14. Oktober 2019

Wir gingen in die Elia Bäckerei, aber ehrlich gesagt habe ich keine Ahnung, wie gut die dort sind, denn ich kenne gar kein jüdisches Restaurant oder Café in Aachen. Wenn das so ähnlich ist, wie mit Laugengebäck außerhalb Bayerns, dann gute Nacht. Aber ich fand die lecker, bis mich Heßler darauf hin wies, dass das Versöhnungsfest eigentlich ein Fastentag sei. Da wurde es mir zu einem Kloß im Hals.

Danach redeten wir noch ein bisschen über Musik und er fragte mich, ob ich immer noch am Schreiben sei. Die Antwort muss ihm gefallen haben, denn sein Lächeln straffte ihm die Stirnfalten glatt. So geliftet sah er zwanzig Jahre jünger aus, genau wie damals, als wir uns kennengelernt hatten. Unsere Gesprächsthemen sind ja auch noch die Gleichen, wie vor 20 Jahren: Nazis, Musik, und das Schreiben.
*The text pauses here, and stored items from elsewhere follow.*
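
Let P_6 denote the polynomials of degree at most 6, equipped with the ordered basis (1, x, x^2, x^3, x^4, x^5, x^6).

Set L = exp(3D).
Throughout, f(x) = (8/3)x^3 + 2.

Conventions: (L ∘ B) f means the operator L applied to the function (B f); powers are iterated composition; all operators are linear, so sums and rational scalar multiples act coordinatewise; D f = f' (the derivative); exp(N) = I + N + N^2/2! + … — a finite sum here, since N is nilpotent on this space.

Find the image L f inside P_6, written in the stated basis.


order-1 term: 24x^2
order-2 term: 72x
order-3 term: 72
the series for exp(3D) f terminates at order 3
exp(3D) f = (8/3)x^3 + 24x^2 + 72x + 74

g(x) = (8/3)x^3 + 24x^2 + 72x + 74


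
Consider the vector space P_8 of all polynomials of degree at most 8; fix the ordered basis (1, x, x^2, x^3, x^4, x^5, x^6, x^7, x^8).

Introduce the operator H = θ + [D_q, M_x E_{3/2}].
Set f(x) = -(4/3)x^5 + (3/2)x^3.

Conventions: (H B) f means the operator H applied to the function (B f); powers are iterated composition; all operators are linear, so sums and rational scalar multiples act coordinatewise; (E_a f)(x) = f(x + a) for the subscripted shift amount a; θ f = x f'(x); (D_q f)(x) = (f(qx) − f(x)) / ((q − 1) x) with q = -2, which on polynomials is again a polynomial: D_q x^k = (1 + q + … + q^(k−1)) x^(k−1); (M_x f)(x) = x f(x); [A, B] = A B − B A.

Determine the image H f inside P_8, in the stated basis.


θ f = -(20/3)x^5 + (9/2)x^3
E_{3/2} f = -(4/3)x^5 - 10x^4 - (57/2)x^3 - (153/4)x^2 - (189/8)x - 81/16
M_x E_{3/2} f = -(4/3)x^6 - 10x^5 - (57/2)x^4 - (153/4)x^3 - (189/8)x^2 - (81/16)x
D_q (M_x E_{3/2}) f = 28x^5 - 110x^4 + (285/2)x^3 - (459/4)x^2 + (189/8)x - 81/16
D_q f = -(44/3)x^4 + (9/2)x^2
E_{3/2} D_q f = -(44/3)x^4 - 88x^3 - (387/2)x^2 - (369/2)x - 513/8
M_x E_{3/2} D_q f = -(44/3)x^5 - 88x^4 - (387/2)x^3 - (369/2)x^2 - (513/8)x
[D_q, M_x E_{3/2}] f = (128/3)x^5 - 22x^4 + 336x^3 + (279/4)x^2 + (351/4)x - 81/16
(θ + [D_q, M_x E_{3/2}]) f = 36x^5 - 22x^4 + (681/2)x^3 + (279/4)x^2 + (351/4)x - 81/16

the image equals g(x) = 36x^5 - 22x^4 + (681/2)x^3 + (279/4)x^2 + (351/4)x - 81/16


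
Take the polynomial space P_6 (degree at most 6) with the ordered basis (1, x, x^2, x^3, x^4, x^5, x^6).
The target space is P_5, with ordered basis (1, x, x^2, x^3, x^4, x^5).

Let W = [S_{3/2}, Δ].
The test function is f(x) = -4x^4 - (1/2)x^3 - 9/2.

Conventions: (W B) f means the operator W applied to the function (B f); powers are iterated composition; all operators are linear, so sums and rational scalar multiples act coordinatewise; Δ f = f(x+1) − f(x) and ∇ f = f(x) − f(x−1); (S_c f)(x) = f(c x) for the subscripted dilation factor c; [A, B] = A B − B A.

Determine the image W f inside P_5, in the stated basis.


the image equals g(x) = 27x^3 + (1107/16)x^2 + (957/16)x + 279/16

Δ f = -16x^3 - (51/2)x^2 - (35/2)x - 9/2
S_{3/2} Δ f = -54x^3 - (459/8)x^2 - (105/4)x - 9/2
S_{3/2} f = -(81/4)x^4 - (27/16)x^3 - 9/2
Δ S_{3/2} f = -81x^3 - (2025/16)x^2 - (1377/16)x - 351/16
[S_{3/2}, Δ] f = 27x^3 + (1107/16)x^2 + (957/16)x + 279/16


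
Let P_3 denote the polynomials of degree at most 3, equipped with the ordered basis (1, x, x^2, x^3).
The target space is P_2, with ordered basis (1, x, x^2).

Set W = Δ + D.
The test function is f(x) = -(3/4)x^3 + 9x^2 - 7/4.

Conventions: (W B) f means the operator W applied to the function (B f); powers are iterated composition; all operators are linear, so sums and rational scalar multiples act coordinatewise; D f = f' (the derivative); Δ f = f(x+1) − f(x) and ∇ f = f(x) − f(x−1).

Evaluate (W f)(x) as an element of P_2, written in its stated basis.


the result is g(x) = -(9/2)x^2 + (135/4)x + 33/4

Δ f = -(9/4)x^2 + (63/4)x + 33/4
D f = -(9/4)x^2 + 18x
(Δ + D) f = -(9/2)x^2 + (135/4)x + 33/4


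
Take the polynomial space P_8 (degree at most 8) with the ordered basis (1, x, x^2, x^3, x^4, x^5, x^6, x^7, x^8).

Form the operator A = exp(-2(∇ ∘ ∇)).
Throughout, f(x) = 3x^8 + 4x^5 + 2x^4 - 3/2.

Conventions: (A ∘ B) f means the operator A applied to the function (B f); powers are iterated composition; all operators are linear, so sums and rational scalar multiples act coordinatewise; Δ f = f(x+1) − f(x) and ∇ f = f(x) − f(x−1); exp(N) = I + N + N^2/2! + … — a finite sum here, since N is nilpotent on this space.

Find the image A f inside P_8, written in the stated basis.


order-1 term: -336x^6 + 2016x^5 - 5880x^4 + 9920x^3 - 9984x^2 + 5584x - 1340
order-2 term: 10080x^4 - 80640x^3 + 262080x^2 - 402240x + 243120
order-3 term: -80640x^2 + 483840x - 766080
order-4 term: 80640
the series for exp(-2(∇ ∘ ∇)) f terminates at order 4
exp(-2(∇ ∘ ∇)) f = 3x^8 - 336x^6 + 2020x^5 + 4202x^4 - 70720x^3 + 171456x^2 + 87184x - 887323/2

the result is g(x) = 3x^8 - 336x^6 + 2020x^5 + 4202x^4 - 70720x^3 + 171456x^2 + 87184x - 887323/2


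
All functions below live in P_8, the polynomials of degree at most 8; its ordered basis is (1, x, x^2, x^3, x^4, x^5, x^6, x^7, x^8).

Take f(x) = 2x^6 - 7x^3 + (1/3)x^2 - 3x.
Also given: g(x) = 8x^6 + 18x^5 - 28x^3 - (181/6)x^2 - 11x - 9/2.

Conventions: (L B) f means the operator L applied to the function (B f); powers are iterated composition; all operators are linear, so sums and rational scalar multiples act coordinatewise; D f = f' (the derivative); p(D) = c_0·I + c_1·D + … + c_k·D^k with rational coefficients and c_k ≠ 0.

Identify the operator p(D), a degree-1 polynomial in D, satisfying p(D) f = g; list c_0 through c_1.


D^0 f = 2x^6 - 7x^3 + (1/3)x^2 - 3x
D^1 f = 12x^5 - 21x^2 + (2/3)x - 3
matching coefficients of g against c_0 f + c_1 Df + … from the top degree down determines the c_i
solution: c_0 = 4, c_1 = 3/2

c_0 = 4, c_1 = 3/2


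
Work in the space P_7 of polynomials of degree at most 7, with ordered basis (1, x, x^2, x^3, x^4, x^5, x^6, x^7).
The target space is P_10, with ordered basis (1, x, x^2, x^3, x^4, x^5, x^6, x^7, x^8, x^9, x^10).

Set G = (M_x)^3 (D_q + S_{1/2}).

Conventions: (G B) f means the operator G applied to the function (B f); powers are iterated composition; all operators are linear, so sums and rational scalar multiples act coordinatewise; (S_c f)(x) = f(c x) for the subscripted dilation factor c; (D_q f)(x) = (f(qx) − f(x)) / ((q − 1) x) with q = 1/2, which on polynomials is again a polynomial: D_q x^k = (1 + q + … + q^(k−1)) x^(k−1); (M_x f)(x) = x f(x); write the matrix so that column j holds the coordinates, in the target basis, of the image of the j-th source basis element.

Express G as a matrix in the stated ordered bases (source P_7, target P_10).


the matrix is [[0, 0, 0, 0, 0, 0, 0, 0]; [0, 0, 0, 0, 0, 0, 0, 0]; [0, 0, 0, 0, 0, 0, 0, 0]; [1, 1, 0, 0, 0, 0, 0, 0]; [0, 1/2, 3/2, 0, 0, 0, 0, 0]; [0, 0, 1/4, 7/4, 0, 0, 0, 0]; [0, 0, 0, 1/8, 15/8, 0, 0, 0]; [0, 0, 0, 0, 1/16, 31/16, 0, 0]; [0, 0, 0, 0, 0, 1/32, 63/32, 0]; [0, 0, 0, 0, 0, 0, 1/64, 127/64]; [0, 0, 0, 0, 0, 0, 0, 1/128]] (rows listed top to bottom)

image of 1: x^3
image of x: (1/2)x^4 + x^3
image of x^2: (1/4)x^5 + (3/2)x^4
image of x^3: (1/8)x^6 + (7/4)x^5
image of x^4: (1/16)x^7 + (15/8)x^6
image of x^5: (1/32)x^8 + (31/16)x^7
image of x^6: (1/64)x^9 + (63/32)x^8
image of x^7: (1/128)x^10 + (127/64)x^9
each image's coordinates form column j of the matrix


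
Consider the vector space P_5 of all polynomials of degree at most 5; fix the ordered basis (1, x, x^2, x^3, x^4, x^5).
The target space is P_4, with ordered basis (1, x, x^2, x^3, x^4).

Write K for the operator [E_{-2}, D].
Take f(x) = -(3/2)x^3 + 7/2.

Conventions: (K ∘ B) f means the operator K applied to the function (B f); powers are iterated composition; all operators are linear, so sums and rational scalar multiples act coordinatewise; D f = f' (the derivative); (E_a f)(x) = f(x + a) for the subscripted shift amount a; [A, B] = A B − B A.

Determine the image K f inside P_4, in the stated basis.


D f = -(9/2)x^2
E_{-2} D f = -(9/2)x^2 + 18x - 18
E_{-2} f = -(3/2)x^3 + 9x^2 - 18x + 31/2
D E_{-2} f = -(9/2)x^2 + 18x - 18
[E_{-2}, D] f = 0

the image equals g(x) = 0


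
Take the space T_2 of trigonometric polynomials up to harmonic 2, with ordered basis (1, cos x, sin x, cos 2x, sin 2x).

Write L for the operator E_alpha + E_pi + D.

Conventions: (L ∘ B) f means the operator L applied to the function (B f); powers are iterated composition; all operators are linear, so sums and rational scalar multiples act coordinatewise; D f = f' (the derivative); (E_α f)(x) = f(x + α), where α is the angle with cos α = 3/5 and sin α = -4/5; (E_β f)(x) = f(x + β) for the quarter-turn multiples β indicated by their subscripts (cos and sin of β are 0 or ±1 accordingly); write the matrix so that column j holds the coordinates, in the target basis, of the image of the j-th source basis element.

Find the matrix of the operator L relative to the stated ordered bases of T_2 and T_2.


the matrix is [[2, 0, 0, 0, 0]; [0, -2/5, 1/5, 0, 0]; [0, -1/5, -2/5, 0, 0]; [0, 0, 0, 18/25, 26/25]; [0, 0, 0, -26/25, 18/25]] (rows listed top to bottom)

image of 1: 2
image of cos x: -(2/5)cos x - (1/5)sin x
image of sin x: (1/5)cos x - (2/5)sin x
image of cos 2x: (18/25)cos 2x - (26/25)sin 2x
image of sin 2x: (26/25)cos 2x + (18/25)sin 2x
each image's coordinates form column j of the matrix


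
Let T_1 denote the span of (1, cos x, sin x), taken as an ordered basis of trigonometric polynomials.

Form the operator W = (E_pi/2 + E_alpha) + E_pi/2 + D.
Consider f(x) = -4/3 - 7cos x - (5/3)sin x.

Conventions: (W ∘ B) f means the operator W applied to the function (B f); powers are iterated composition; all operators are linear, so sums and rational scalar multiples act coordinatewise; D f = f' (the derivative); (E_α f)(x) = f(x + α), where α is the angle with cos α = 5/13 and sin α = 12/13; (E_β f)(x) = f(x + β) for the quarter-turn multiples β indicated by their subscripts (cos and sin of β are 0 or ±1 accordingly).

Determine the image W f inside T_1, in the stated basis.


g(x) = -4 - (120/13)cos x + (1046/39)sin x

E_pi/2 f = -4/3 - (5/3)cos x + 7sin x
E_alpha f = -4/3 - (55/13)cos x + (227/39)sin x
(E_pi/2 + E_alpha) f = -8/3 - (230/39)cos x + (500/39)sin x
E_pi/2 f = -4/3 - (5/3)cos x + 7sin x
D f = -(5/3)cos x + 7sin x
((E_pi/2 + E_alpha) + E_pi/2 + D) f = -4 - (120/13)cos x + (1046/39)sin x


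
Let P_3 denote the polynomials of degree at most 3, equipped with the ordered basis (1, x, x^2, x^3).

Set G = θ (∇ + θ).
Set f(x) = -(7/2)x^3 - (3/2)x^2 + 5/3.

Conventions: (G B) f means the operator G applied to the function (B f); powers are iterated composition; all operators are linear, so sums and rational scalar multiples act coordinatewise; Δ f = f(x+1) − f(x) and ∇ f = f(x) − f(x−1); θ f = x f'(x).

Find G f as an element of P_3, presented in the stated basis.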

Ich hab inzwischen aufgehört mich zu fragen, wie es wohl wäre, wenn Nadine’s Vater plötzlich vor mir stünde. Er war ja Arzt, oder vielleicht inzwischen wieder, um genau zu sein. Ich hätte es ja als gerecht empfunden, wenn man ihm die Doktorwürde nach seinem Verhalten am Bahnhof entzogen hätte, aber stattdessen wurde nur einfach seine Ausbildung in der DDR nicht anerkannt. Nadine hatte es uns erzählt, nachdem das alles vorbei, und sie endlich mit Daniel zusammen war. Wie hieß das noch, Diplom-Mediziner? Eine gleichwertige Ausbildung halt, die man drüben beim Militär machen konnte. Er sollte nochmal ein Examen ablegen, wenn er hier als Arzt arbeiten wollte. Irgendwas in der Art. Und Doris hatte bestimmt auch ihre eigenen bürokratischen Hürden zu nehmen, um wieder als Grundschullehrerin arbeiten zu können. Im Vergleich dazu erschien ihnen die Flucht rückwirkend wahrscheinlich beinahe als einfach. Die BRD erstickte sie jetzt in Papierkram und Stempeln, wie sie es ja auch mit uns machte, bis jeder weitere Fluchtreflex unterbunden war.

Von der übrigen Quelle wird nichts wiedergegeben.